7 thoughts on “Sweet Revenge

  1. There are two types of revenge, he says. There’s the almost innate desire to strike out as hard as we can at whatever’s hurting us in an effort to get it to stop hurting us. This, of course, is of little interest to Fred, except that he acknowledges it to exist and to note that it is about restoring things to how we would like them–us not being hurt.

    that’s not revenge at all, that’s self-defense.

    But what Fred points out […] is that this second kind of revenge is, in a way, restorative, in that it’s about restoring your honor.

    and now y’all have my complete attention, because the subject of personal honor — what it is, who decides it, whether and how it’s changed over time — is intensely interesting to me.

    the kind of “honor” describen in these hypotheticals of yours clearly were, at least at one point in history, taken as being what “honor” was all about, by just about everybody. face, machismo, strength, the lack of being intimidated and the power to intimidate others. clearly, some people still think of “honor” as being simply this.

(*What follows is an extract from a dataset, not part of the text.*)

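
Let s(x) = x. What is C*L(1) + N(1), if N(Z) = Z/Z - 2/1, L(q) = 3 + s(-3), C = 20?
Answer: -1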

    but that’s just as clearly changing. this sort of “honor” was once considered virtuous, something to be desired, at least if you were an adult male. today, it’s recognized as dangerous and antisocial, at least by mainstream western society — a personality flaw, not a virtue at all.

    a social virtue in such a state of change is fascinating to me.

    i even suspect that a different definition of “personal honor” might be taking its place. my suspicions aren’t based on anything tangible enough that i really want to mention it, but i think that the missing virtue of “honor” is being redefined to mean “personal integrity” — that, among those who have given up the old concept, the words “honor” and “integrity” are being made into synonyms. (and just how can anybody not be enthralled by things like this, i ask you? how?)

    of course, changes like that aren’t ever quick, and the old ways are tenacious — as you make clear, with your comments on racism and its thought processes. but i don’t think it’s at all clear that a change like this, once started, can really be stopped. i too think the (very) long-term outlook is good. maybe in some distant future, we’ll — well, our successors — even be able to start fixing some of the harm the old ways have already gone and done, who knows.

  2. I think that variety of racism B is discussing is just plain old projection, which isn’t going to go away no matter how honor redefines itself. I mean, yes, there is an honor/shame element in our culture, and there is also projection. I think they run independently, though.

  3. I’m not sure Fred would agree with you, though. To use “shame” in a slightly different sense, don’t you think that part of projection–of putting those feelings of weakness onto someone else–is tied up in the shame of feeling those feelings?

  4. Sure, if what’s being projected is weakness. But any emotion we don’t own can be projected onto others. Conspiracy theorists, for example, are projecting their own irrationality and paranoia, and seem to be perfectly comfortable with owning them. Well, not so much the irrationality part, maybe.

  5. Oh. Well, I’m catching up in reverse order and was distracted by that Fred youTube thing above.

    I’m only so good at that Fred, but I like the discussion here. Maybe that’s ’cause I’ve never understood revenge – it has always seemed like seeking the impossible OR just a way to hurt oneself in the process of hurting others instead of figuring out how to move forward.